И в эти часы, когда смерть только что отступила, Тина испытывала облегчение оттого, что начинается жизнь, очищенная от лжи. Можно отдохнуть от насилия над собой. Так или иначе– кончилась двойственность, отпало притворство, навсегда ушла хибара. А любовь? Освобожденная от наносного, она возвращалась к самой себе, к тем дням, когда Тина и Дмитрий, ни от кого не таясь, плечом к плечу ходили по цеховым пролетам. Одиночество? Одинок тот, кто не любим и не любит. Там, а хибаре, когда они обижали и унижали любовь и друг друга, она была порой дальше от Дмитрия, чем сейчас. Ей хотелось думать, что уезжая от него, она в чем-то приближается к нему. Ей хотелось верить, что там, вда-леке, она все же будет чувствовать его плечо рядом со своим. «Я только хочу этого, чтоб утешиться, или это будет в действительности? – спрашивала она себя и отвечала: – Это действительность! Я никогда не разлюблю и не забуду. Два человека навсегда оставили след – отец и Митя. Оба учили верности цели, страсти к делу. Оба талантливы. Но что такое талант? Способность быть счастливым избранным тобой трудом, и жизнь в нем, и стремление изо всех сил служить им народу. Разве мне это недоступно? Во мне этого меньше, чем в них обоих, но оно есть и во мне».

То, что было оттеснено последними опустошающими месяцами, снова приближалось к ней. Живой пульс многих конвейеров под руками, захватывающий поиск у опок и вагранок, ночные бдения над Сережиными тиглями с алюминием… Она увидела все это глазами Бахирева, резко повернулась в постели, откинулась на спину:

«Нет, это не слова! Это в нас! Это наша жизнь! И разве нельзя работать с такой же страстью, как любить? Ах, нет, невозможно! Но Митя живет именно так. Он может. Почему же я не смогу?»

С мужеством сильного человека искала она дорогу в будущее и с женственной слабостью жаждала хоть призрачного утешения. Но то, что брезжило перед ней в эту ночь, не было призрачным. Оно было реальным… Оно было весомым, пламенным, кипучим, как чугун в вагранках, только что мелькнувших в ее памяти.

Тина вытянулась в постели и сказала себе:

– Ты будешь спать… Никаких бессонниц… Володя говорит, что ты, как индийский факир, можешь силою воли останавливать сердце. Ты сейчас уснешь!

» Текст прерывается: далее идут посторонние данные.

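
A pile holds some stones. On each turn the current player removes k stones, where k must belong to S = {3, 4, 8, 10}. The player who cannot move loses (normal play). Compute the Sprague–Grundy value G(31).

0

G(0) = 0
G(1) = mex{} = 0
G(2) = mex{} = 0
G(3) = mex{0} = 1
G(4) = mex{0,0} = 1
G(5) = mex{0,0} = 1
G(6) = mex{1,0} = 2
G(7) = mex{1,1} = 0
G(8) = mex{1,1,0} = 2
G(9) = mex{2,1,0} = 3
G(10) = mex{0,2,0,0} = 1
G(11) = mex{2,0,1,0} = 3
G(12) = mex{3,2,1,0} = 4
G(13) = mex{1,3,1,1} = 0
G(14) = mex{3,1,2,1} = 0
G(15) = mex{4,3,0,1} = 2
G(16) = mex{0,4,2,2} = 1
G(17) = mex{0,0,3,0} = 1
G(18) = mex{2,0,1,2} = 3
G(19) = mex{1,2,3,3} = 0
G(20) = mex{1,1,4,1} = 0
G(21) = mex{3,1,0,3} = 2
G(22) = mex{0,3,0,4} = 1
G(23) = mex{0,0,2,0} = 1
G(24) = mex{2,0,1,0} = 3
G(25) = mex{1,2,1,2} = 0
G(26) = mex{1,1,3,1} = 0
G(27) = mex{3,1,0,1} = 2
G(28) = mex{0,3,0,3} = 1
G(29) = mex{0,0,2,0} = 1
G(30) = mex{2,0,1,0} = 3
G(31) = mex{1,2,1,2} = 0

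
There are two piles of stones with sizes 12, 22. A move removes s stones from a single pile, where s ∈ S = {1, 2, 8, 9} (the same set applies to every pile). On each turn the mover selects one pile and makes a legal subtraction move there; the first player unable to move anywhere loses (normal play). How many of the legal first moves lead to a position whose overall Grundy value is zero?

0

All piles use S = {1, 2, 8, 9}:
G(0) = 0
G(1) = mex{0} = 1
G(2) = mex{1,0} = 2
G(3) = mex{2,1} = 0
G(4) = mex{0,2} = 1
G(5) = mex{1,0} = 2
G(6) = mex{2,1} = 0
G(7) = mex{0,2} = 1
G(8) = mex{1,0,0} = 2
G(9) = mex{2,1,1,0} = 3
G(10) = mex{3,2,2,1} = 0
G(11) = mex{0,3,0,2} = 1
G(12) = mex{1,0,1,0} = 2
G(13) = mex{2,1,2,1} = 0
G(14) = mex{0,2,0,2} = 1
G(15) = mex{1,0,1,0} = 2
G(16) = mex{2,1,2,1} = 0
G(17) = mex{0,2,3,2} = 1
G(18) = mex{1,0,0,3} = 2
G(19) = mex{2,1,1,0} = 3
G(20) = mex{3,2,2,1} = 0
G(21) = mex{0,3,0,2} = 1
G(22) = mex{1,0,1,0} = 2
Pile A: G(12) = 2.
Pile B: G(22) = 2.
Combined Grundy value = 2 ⊕ 2 = 0.
A winning move leaves total XOR = 0, i.e. changes one component's Grundy value g to g ⊕ X where X is the current total.
Pile A: target g' = 2⊕0 = 2, but every legal move changes the Grundy value (mex property), so 0 moves.
Pile B: target g' = 2⊕0 = 2, but every legal move changes the Grundy value (mex property), so 0 moves.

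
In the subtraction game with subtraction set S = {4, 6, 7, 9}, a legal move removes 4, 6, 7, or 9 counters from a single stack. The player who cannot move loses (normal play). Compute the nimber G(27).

G(0) = 0
G(1) = mex{} = 0
G(2) = mex{} = 0
G(3) = mex{} = 0
G(4) = mex{0} = 1
G(5) = mex{0} = 1
G(6) = mex{0,0} = 1
G(7) = mex{0,0,0} = 1
G(8) = mex{1,0,0} = 2
G(9) = mex{1,0,0,0} = 2
G(10) = mex{1,1,0,0} = 2
G(11) = mex{1,1,1,0} = 2
G(12) = mex{2,1,1,0} = 3
G(13) = mex{2,1,1,1} = 0
G(14) = mex{2,2,1,1} = 0
G(15) = mex{2,2,2,1} = 0
G(16) = mex{3,2,2,1} = 0
G(17) = mex{0,2,2,2} = 1
G(18) = mex{0,3,2,2} = 1
G(19) = mex{0,0,3,2} = 1
G(20) = mex{0,0,0,2} = 1
G(21) = mex{1,0,0,3} = 2
G(22) = mex{1,0,0,0} = 2
G(23) = mex{1,1,0,0} = 2
G(24) = mex{1,1,1,0} = 2
G(25) = mex{2,1,1,0} = 3
G(26) = mex{2,1,1,1} = 0
G(27) = mex{2,2,1,1} = 0

0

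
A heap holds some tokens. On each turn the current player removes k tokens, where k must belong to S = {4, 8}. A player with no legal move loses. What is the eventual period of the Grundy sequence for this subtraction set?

G(0) = 0
G(1) = mex{} = 0
G(2) = mex{} = 0
G(3) = mex{} = 0
G(4) = mex{0} = 1
G(5) = mex{0} = 1
G(6) = mex{0} = 1
G(7) = mex{0} = 1
G(8) = mex{1,0} = 2
G(9) = mex{1,0} = 2
G(10) = mex{1,0} = 2
G(11) = mex{1,0} = 2
G(12) = mex{2,1} = 0
G(13) = mex{2,1} = 0
G(14) = mex{2,1} = 0
G(15) = mex{2,1} = 0
G(16) = mex{0,2} = 1
G(17) = mex{0,2} = 1
G(18) = mex{0,2} = 1
G(19) = mex{0,2} = 1
G(20) = mex{1,0} = 2
G(21) = mex{1,0} = 2
G(22) = mex{1,0} = 2
G(23) = mex{1,0} = 2
G(24) = mex{2,1} = 0
G(25) = mex{2,1} = 0
G(n+12) = G(n) holds for n = 0,…,7 (a full window of length max(S) = 8), so the sequence is purely periodic with period 12.

12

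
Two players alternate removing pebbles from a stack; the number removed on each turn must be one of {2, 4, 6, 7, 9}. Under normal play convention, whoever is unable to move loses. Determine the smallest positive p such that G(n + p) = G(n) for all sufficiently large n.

11

G(0) = 0
G(1) = mex{} = 0
G(2) = mex{0} = 1
G(3) = mex{0} = 1
G(4) = mex{1,0} = 2
G(5) = mex{1,0} = 2
G(6) = mex{2,1,0} = 3
G(7) = mex{2,1,0,0} = 3
G(8) = mex{3,2,1,0} = 4
G(9) = mex{3,2,1,1,0} = 4
G(10) = mex{4,3,2,1,0} = 5
G(11) = mex{4,3,2,2,1} = 0
G(12) = mex{5,4,3,2,1} = 0
G(13) = mex{0,4,3,3,2} = 1
G(14) = mex{0,5,4,3,2} = 1
G(15) = mex{1,0,4,4,3} = 2
G(16) = mex{1,0,5,4,3} = 2
G(17) = mex{2,1,0,5,4} = 3
G(18) = mex{2,1,0,0,4} = 3
G(19) = mex{3,2,1,0,5} = 4
G(20) = mex{3,2,1,1,0} = 4
G(21) = mex{4,3,2,1,0} = 5
G(22) = mex{4,3,2,2,1} = 0
G(23) = mex{5,4,3,2,1} = 0
G(n+11) = G(n) holds for n = 0,…,8 (a full window of length max(S) = 9), so the sequence is purely periodic with period 11.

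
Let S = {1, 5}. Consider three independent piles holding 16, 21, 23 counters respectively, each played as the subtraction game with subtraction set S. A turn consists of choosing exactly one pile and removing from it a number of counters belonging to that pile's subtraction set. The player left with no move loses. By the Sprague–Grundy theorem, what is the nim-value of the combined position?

0

All piles use S = {1, 5}:
n :  0  1  2  3  4  5  6  7  8  9 10 11 12 13 14 15 16 17 18 19 20 21 22 23
G :  0  1  0  1  0  1  0  1  0  1  0  1  0  1  0  1  0  1  0  1  0  1  0  1
Pile A: G(16) = 0.
Pile B: G(21) = 1.
Pile C: G(23) = 1.
Combined Grundy value = 0 ⊕ 1 ⊕ 1 = 0.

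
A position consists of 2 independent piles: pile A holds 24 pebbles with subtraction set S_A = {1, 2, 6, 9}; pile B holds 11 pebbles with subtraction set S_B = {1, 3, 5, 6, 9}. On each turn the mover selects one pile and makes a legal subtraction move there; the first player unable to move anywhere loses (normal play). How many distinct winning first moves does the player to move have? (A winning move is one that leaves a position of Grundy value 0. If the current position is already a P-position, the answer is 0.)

Pile A, S = {1, 2, 6, 9}:
n :  0  1  2  3  4  5  6  7  8  9 10 11 12 13 14 15 16 17 18 19 20 21 22 23 24
G :  0  1  2  0  1  2  3  0  1  2  0  1  2  3  0  1  2  0  1  2  3  0  1  2  0
G_A(24) = 0.
Pile B, S = {1, 3, 5, 6, 9}:
G(0) = 0
G(1) = mex{0} = 1
G(2) = mex{1} = 0
G(3) = mex{0,0} = 1
G(4) = mex{1,1} = 0
G(5) = mex{0,0,0} = 1
G(6) = mex{1,1,1,0} = 2
G(7) = mex{2,0,0,1} = 3
G(8) = mex{3,1,1,0} = 2
G(9) = mex{2,2,0,1,0} = 3
G(10) = mex{3,3,1,0,1} = 2
G(11) = mex{2,2,2,1,0} = 3
G_B(11) = 3.
Combined Grundy value = 0 ⊕ 3 = 3.
A winning move leaves total XOR = 0, i.e. changes one component's Grundy value g to g ⊕ X where X is the current total.
Pile A: need g' = 0⊕3 = 3. Options: 24−1→G=2, 24−2→G=1, 24−6→G=1, 24−9→G=1. Hits: 0.
Pile B: need g' = 3⊕3 = 0. Options: 11−1→G=2, 11−3→G=2, 11−5→G=2, 11−6→G=1, 11−9→G=0. Hits: 1.

1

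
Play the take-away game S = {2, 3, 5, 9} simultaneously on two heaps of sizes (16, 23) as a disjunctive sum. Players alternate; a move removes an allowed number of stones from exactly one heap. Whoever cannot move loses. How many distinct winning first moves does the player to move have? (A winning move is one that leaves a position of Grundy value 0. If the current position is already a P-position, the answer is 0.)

0

All heaps use S = {2, 3, 5, 9}:
G(0) = 0
G(1) = mex{} = 0
G(2) = mex{0} = 1
G(3) = mex{0,0} = 1
G(4) = mex{1,0} = 2
G(5) = mex{1,1,0} = 2
G(6) = mex{2,1,0} = 3
G(7) = mex{2,2,1} = 0
G(8) = mex{3,2,1} = 0
G(9) = mex{0,3,2,0} = 1
G(10) = mex{0,0,2,0} = 1
G(11) = mex{1,0,3,1} = 2
G(12) = mex{1,1,0,1} = 2
G(13) = mex{2,1,0,2} = 3
G(14) = mex{2,2,1,2} = 0
G(15) = mex{3,2,1,3} = 0
G(16) = mex{0,3,2,0} = 1
G(17) = mex{0,0,2,0} = 1
G(18) = mex{1,0,3,1} = 2
G(19) = mex{1,1,0,1} = 2
G(20) = mex{2,1,0,2} = 3
G(21) = mex{2,2,1,2} = 0
G(22) = mex{3,2,1,3} = 0
G(23) = mex{0,3,2,0} = 1
Heap A: G(16) = 1.
Heap B: G(23) = 1.
Combined Grundy value = 1 ⊕ 1 = 0.
A winning move leaves total XOR = 0, i.e. changes one component's Grundy value g to g ⊕ X where X is the current total.
Heap A: target g' = 1⊕0 = 1, but every legal move changes the Grundy value (mex property), so 0 moves.
Heap B: target g' = 1⊕0 = 1, but every legal move changes the Grundy value (mex property), so 0 moves.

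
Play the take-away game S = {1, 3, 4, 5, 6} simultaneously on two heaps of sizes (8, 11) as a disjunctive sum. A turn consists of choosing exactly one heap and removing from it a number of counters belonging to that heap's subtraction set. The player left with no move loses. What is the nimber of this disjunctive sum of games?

All heaps use S = {1, 3, 4, 5, 6}:
n :  0  1  2  3  4  5  6  7  8  9 10 11
G :  0  1  0  1  2  3  2  3  4  0  1  0
Heap A: G(8) = 4.
Heap B: G(11) = 0.
Combined Grundy value = 4 ⊕ 0 = 4.

4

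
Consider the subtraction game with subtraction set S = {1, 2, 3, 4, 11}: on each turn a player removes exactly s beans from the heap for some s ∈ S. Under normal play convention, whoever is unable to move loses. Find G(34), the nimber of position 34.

n :  0  1  2  3  4  5  6  7  8  9 10 11 12 13 14 15 16 17 18 19 20 21 22 23 24 25 26 27 28 29 30 31 32 33 34
G :  0  1  2  3  4  0  1  2  3  4  0  1  2  3  4  0  1  2  3  4  0  1  2  3  4  0  1  2  3  4  0  1  2  3  4

4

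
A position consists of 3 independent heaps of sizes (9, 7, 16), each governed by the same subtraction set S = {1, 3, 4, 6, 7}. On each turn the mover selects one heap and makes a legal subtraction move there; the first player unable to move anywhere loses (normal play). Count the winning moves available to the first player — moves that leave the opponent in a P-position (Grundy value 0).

1

All heaps use S = {1, 3, 4, 6, 7}:
n :  0  1  2  3  4  5  6  7  8  9 10 11 12 13 14 15 16
G :  0  1  0  1  2  3  2  3  4  5  0  1  0  1  2  3  2
Heap A: G(9) = 5.
Heap B: G(7) = 3.
Heap C: G(16) = 2.
Combined Grundy value = 5 ⊕ 3 ⊕ 2 = 4.
A winning move leaves total XOR = 0, i.e. changes one component's Grundy value g to g ⊕ X where X is the current total.
Heap A: need g' = 5⊕4 = 1. Options: 9−1→G=4, 9−3→G=2, 9−4→G=3, 9−6→G=1, 9−7→G=0. Hits: 1.
Heap B: need g' = 3⊕4 = 7. Options: 7−1→G=2, 7−3→G=2, 7−4→G=1, 7−6→G=1, 7−7→G=0. Hits: 0.
Heap C: need g' = 2⊕4 = 6. Options: 16−1→G=3, 16−3→G=1, 16−4→G=0, 16−6→G=0, 16−7→G=5. Hits: 0.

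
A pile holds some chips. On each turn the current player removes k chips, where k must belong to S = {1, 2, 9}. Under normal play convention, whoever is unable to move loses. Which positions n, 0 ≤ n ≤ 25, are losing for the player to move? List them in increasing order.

0, 3, 6, 10, 13, 16, 20, 23

n :  0  1  2  3  4  5  6  7  8  9 10 11 12 13 14 15 16 17 18 19 20 21 22 23 24 25
G :  0  1  2  0  1  2  0  1  2  3  0  1  2  0  1  2  0  1  2  3  0  1  2  0  1  2
P-positions are exactly the n with G(n) = 0.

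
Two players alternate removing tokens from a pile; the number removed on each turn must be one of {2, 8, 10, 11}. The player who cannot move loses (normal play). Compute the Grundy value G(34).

0

G(0) = 0
G(1) = mex{} = 0
G(2) = mex{0} = 1
G(3) = mex{0} = 1
G(4) = mex{1} = 0
G(5) = mex{1} = 0
G(6) = mex{0} = 1
G(7) = mex{0} = 1
G(8) = mex{1,0} = 2
G(9) = mex{1,0} = 2
G(10) = mex{2,1,0} = 3
G(11) = mex{2,1,0,0} = 3
G(12) = mex{3,0,1,0} = 2
G(13) = mex{3,0,1,1} = 2
G(14) = mex{2,1,0,1} = 3
G(15) = mex{2,1,0,0} = 3
G(16) = mex{3,2,1,0} = 4
G(17) = mex{3,2,1,1} = 0
G(18) = mex{4,3,2,1} = 0
G(19) = mex{0,3,2,2} = 1
G(20) = mex{0,2,3,2} = 1
G(21) = mex{1,2,3,3} = 0
G(22) = mex{1,3,2,3} = 0
G(23) = mex{0,3,2,2} = 1
G(24) = mex{0,4,3,2} = 1
G(25) = mex{1,0,3,3} = 2
G(26) = mex{1,0,4,3} = 2
G(27) = mex{2,1,0,4} = 3
G(28) = mex{2,1,0,0} = 3
G(29) = mex{3,0,1,0} = 2
G(30) = mex{3,0,1,1} = 2
G(31) = mex{2,1,0,1} = 3
G(32) = mex{2,1,0,0} = 3
G(33) = mex{3,2,1,0} = 4
G(34) = mex{3,2,1,1} = 0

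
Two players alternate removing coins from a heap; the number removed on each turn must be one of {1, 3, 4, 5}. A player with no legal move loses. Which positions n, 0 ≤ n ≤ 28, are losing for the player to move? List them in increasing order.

n :  0  1  2  3  4  5  6  7  8  9 10 11 12 13 14 15 16 17 18 19 20 21 22 23 24 25 26 27 28
G :  0  1  0  1  2  3  2  3  0  1  0  1  2  3  2  3  0  1  0  1  2  3  2  3  0  1  0  1  2
P-positions are exactly the n with G(n) = 0.

0, 2, 8, 10, 16, 18, 24, 26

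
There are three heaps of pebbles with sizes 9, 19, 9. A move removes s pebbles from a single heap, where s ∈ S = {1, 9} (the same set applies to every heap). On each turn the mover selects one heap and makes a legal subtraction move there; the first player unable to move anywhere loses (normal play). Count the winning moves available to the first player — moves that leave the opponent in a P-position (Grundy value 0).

6

All heaps use S = {1, 9}:
G(0) = 0
G(1) = mex{0} = 1
G(2) = mex{1} = 0
G(3) = mex{0} = 1
G(4) = mex{1} = 0
G(5) = mex{0} = 1
G(6) = mex{1} = 0
G(7) = mex{0} = 1
G(8) = mex{1} = 0
G(9) = mex{0,0} = 1
G(10) = mex{1,1} = 0
G(11) = mex{0,0} = 1
G(12) = mex{1,1} = 0
G(13) = mex{0,0} = 1
G(14) = mex{1,1} = 0
G(15) = mex{0,0} = 1
G(16) = mex{1,1} = 0
G(17) = mex{0,0} = 1
G(18) = mex{1,1} = 0
G(19) = mex{0,0} = 1
Heap A: G(9) = 1.
Heap B: G(19) = 1.
Heap C: G(9) = 1.
Combined Grundy value = 1 ⊕ 1 ⊕ 1 = 1.
A winning move leaves total XOR = 0, i.e. changes one component's Grundy value g to g ⊕ X where X is the current total.
Heap A: need g' = 1⊕1 = 0. Options: 9−1→G=0, 9−9→G=0. Hits: 2.
Heap B: need g' = 1⊕1 = 0. Options: 19−1→G=0, 19−9→G=0. Hits: 2.
Heap C: need g' = 1⊕1 = 0. Options: 9−1→G=0, 9−9→G=0. Hits: 2.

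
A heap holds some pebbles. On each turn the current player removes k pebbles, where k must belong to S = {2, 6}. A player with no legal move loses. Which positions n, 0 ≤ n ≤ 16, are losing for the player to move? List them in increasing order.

n :  0  1  2  3  4  5  6  7  8  9 10 11 12 13 14 15 16
G :  0  0  1  1  0  0  1  1  0  0  1  1  0  0  1  1  0
P-positions are exactly the n with G(n) = 0.

0, 1, 4, 5, 8, 9, 12, 13, 16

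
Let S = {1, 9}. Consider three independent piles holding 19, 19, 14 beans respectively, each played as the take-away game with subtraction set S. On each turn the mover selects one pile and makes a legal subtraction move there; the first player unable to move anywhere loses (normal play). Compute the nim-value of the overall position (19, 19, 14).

0

All piles use S = {1, 9}:
n :  0  1  2  3  4  5  6  7  8  9 10 11 12 13 14 15 16 17 18 19
G :  0  1  0  1  0  1  0  1  0  1  0  1  0  1  0  1  0  1  0  1
Pile A: G(19) = 1.
Pile B: G(19) = 1.
Pile C: G(14) = 0.
Combined Grundy value = 1 ⊕ 1 ⊕ 0 = 0.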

Какая все-таки тишина в этом доме! Здесь когда-то жила женщина, которая ни разу в жизни не сказала слова лжи, была предана мужу, была очень счастлива и чувствовала себя несчастной, потому что никогда горячо не любила. Потом эта женщина исчезла, и появилась другая, которая лгала поминутно, лгала каждым шагом и каждым словом, у которой сердце запекалось от любви, которая была безмерно несчастна и чувствовала себя самой счастливой во всей вселенной. И этой женщины уже нет! Какая будет женщина? Прежде всего, совсем бесстрашная. Две страшные вещи есть на свете – разлука с любимым и потеря родины. Первое уже произошло, а второго не произойдет никогда. Чего же еще могу я бояться? О чем же ты плачешь, индийский факир? И как ты смеешь не спать, когда я приказала тебе уснуть?

И сна уснула.

ГЛАВА 32. НОЧЬ И УТРО

Вторые сутки билась головой о кровать, плакала и не спала Катя. Неотступно стояло перед ней лицо мужа с этим выражением жадности и мольбы по отношению к той, которую он так торопливо укрыл собою, и с выражением угрозы, злобы, относившимся к ней, к жене.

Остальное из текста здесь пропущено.